- Official name: Hayle Power Station
- Country: England
- Location: Cornwall, South West England
- Coordinates: 50°11′32″N 5°25′47″W﻿ / ﻿50.1922°N 5.4297°W
- Commission date: 1910
- Decommission date: 1973
- Operator: Cornwall Electric Power Company

Thermal power station
- Primary fuel: Coal

= Hayle Power Station =

Hayle Power Station was a coal-fired power station situated at the mouth of the River Hayle, at Hayle in Cornwall, South West England.

==History==
On 13 March 1910, Harvey & Co of Hayle signed an agreement with the Cornwall Electric Power Company, for them to build a power station on land owned by Harveys. Stage 1 of the station's construction was completed by Carkeeks of Redruth. It began on 7 May 1910, and was completed thirty weeks later on 12 December 1910 and generation began.

Initially the station used a single 900 kilowatt (kW) Belliss and Morcom (B&M) steam turbine, supplied with steam by two Babcock & Wilcox boilers. This powered a Dick, Kerr & Co. alternator. In 1911 a 500 kW (B&M) was added, to use steam from the first turbine. This powered a Lancashire Dynamo alternator. Another two identical generating sets were added between 1912 and 1913. Between 1914 and 1916, two 3,000 kW Richardsons Westgarth & Company, each supplied with steam by two Babcock & Wilcox boilers. This brought the station's generating capacity to 8,800 kW.

In 1928 a 7,500 kW British Thomson-Houston (BTH) turbo-alternator was added, supplied with steam from the Babcock & Wilcox boilers. In 1929, a 500 kW Parsons turbo alternator was moved to the station from Carn Brea Power Station, along with a Babcock & Wilcox boiler, but they were never satisfactory and were removed by 1935.

In 1932, a 10,000 kW English Electric turbo-alternator was added, provided for by a Sterling boiler. In 1933 the station was connected to the National Grid, so electricity could be imported or exported by the company. A 300 kW English Electric turbo alternator was installed in 1935, primarily for pumping circulatory water around the station in case of a shut down. By this time the station's nameplate generating capacity was 36,600 kW, but in 1936, the first six generating units were put up for sale as scrap, bringing the capacity down to 27,800 kW.

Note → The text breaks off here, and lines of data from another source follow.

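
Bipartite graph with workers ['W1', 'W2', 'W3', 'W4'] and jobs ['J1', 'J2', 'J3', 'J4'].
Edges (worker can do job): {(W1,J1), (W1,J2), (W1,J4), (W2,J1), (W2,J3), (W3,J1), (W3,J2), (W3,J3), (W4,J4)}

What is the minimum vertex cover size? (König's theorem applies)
Minimum vertex cover size = 4

By König's theorem: in bipartite graphs,
min vertex cover = max matching = 4

Maximum matching has size 4, so minimum vertex cover also has size 4.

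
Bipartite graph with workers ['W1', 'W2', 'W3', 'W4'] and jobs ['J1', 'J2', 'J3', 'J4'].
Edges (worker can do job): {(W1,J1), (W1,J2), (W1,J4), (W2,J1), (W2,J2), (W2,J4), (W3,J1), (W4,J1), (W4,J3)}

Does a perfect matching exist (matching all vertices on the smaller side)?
Yes, perfect matching exists (size 4)

Perfect matching: {(W1,J2), (W2,J4), (W3,J1), (W4,J3)}
All 4 vertices on the smaller side are matched.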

In 1938, Imperial Chemical Industries built the British Ethyl Works near to the power station, and the station provided it directly with electricity at 11 kilovolts. The works also used the station's waste hot water. Associated Octel took over using the station's water in 1948. In December 1938, heavy snow fell on England and for the first time the station was required to operate at maximum capacity.

In 1939, a 15,000 kW English Electric turbo alternator was added, provided with steam by a Sterling boiler. However this created problems with high water temperature and cooling problems on low tides, and so a dam was built near the station.

In 1947, another 15,000 kW English Electric turbo alternator was added, provided with steam by two Sterling boilers. In 1949, a 20,000 kW English Electric turbo alternator was added, with a Yarrow boiler. In 1959, another 20,000 kW turbo alternator was added, this time provided by BTH, as well as another Yarrow boiler. This brought the station's generating capacity to its highest, at over 70,000 kW.

In 1972, some of the station's older generating sets were taken out of service, the installed capacity was reduced to 66.3 MW. In September 1973, Associated Octel closed and ceased to take the station's hot water. This, combined with large, modern stations taking base load, led to the station rarely being called upon to generate, and it closed by the end of the year.

The high pressure boiler plant comprised two Stirling boilers each 100,000 pounds per hour, two Yarrow boilers each 200,000 lb/hr these had a working pressure of 425 psi and 825 °F (29.3 bar, 441 °C). The low pressure plant comprised two Babcock & Wilcox 50,000 lb/hr boilers, one Babcock & Wilcox 60,000 lb/hr boiler, and two Stirling 100,000 lb/hr boilers; these operated at 250 psi and 730 °F (17.2 bar, 388 °C)(one at 825 °F, 441 °C).

The capacity and electricity output of the station was as follows.

Hayle generating capacity and electricity supplied
| Year | Capacity MW | Output GWh |
|---|---|---|
| 1954 | 64 | 254.659 |
| 1955 | 64 | 246.119 |
| 1956 | 64 | 226.847 |
| 1957 | 64 | 214.959 |
| 1958 | 64 | 185.554 |
| 1961 | 83 | 136.175 |
| 1962 | 83 | 60.456 |
| 1963 | 83 | 139.893 |
| 1967 | 83 | 159.003 |
| 1971 | 43 | 70.206 |

The station's two chimneys were demolished in June 1981. The station's turbine hall and boiler room were demolished the following December. To fit with an agreement made before the station's construction, the site was cleared following demolition.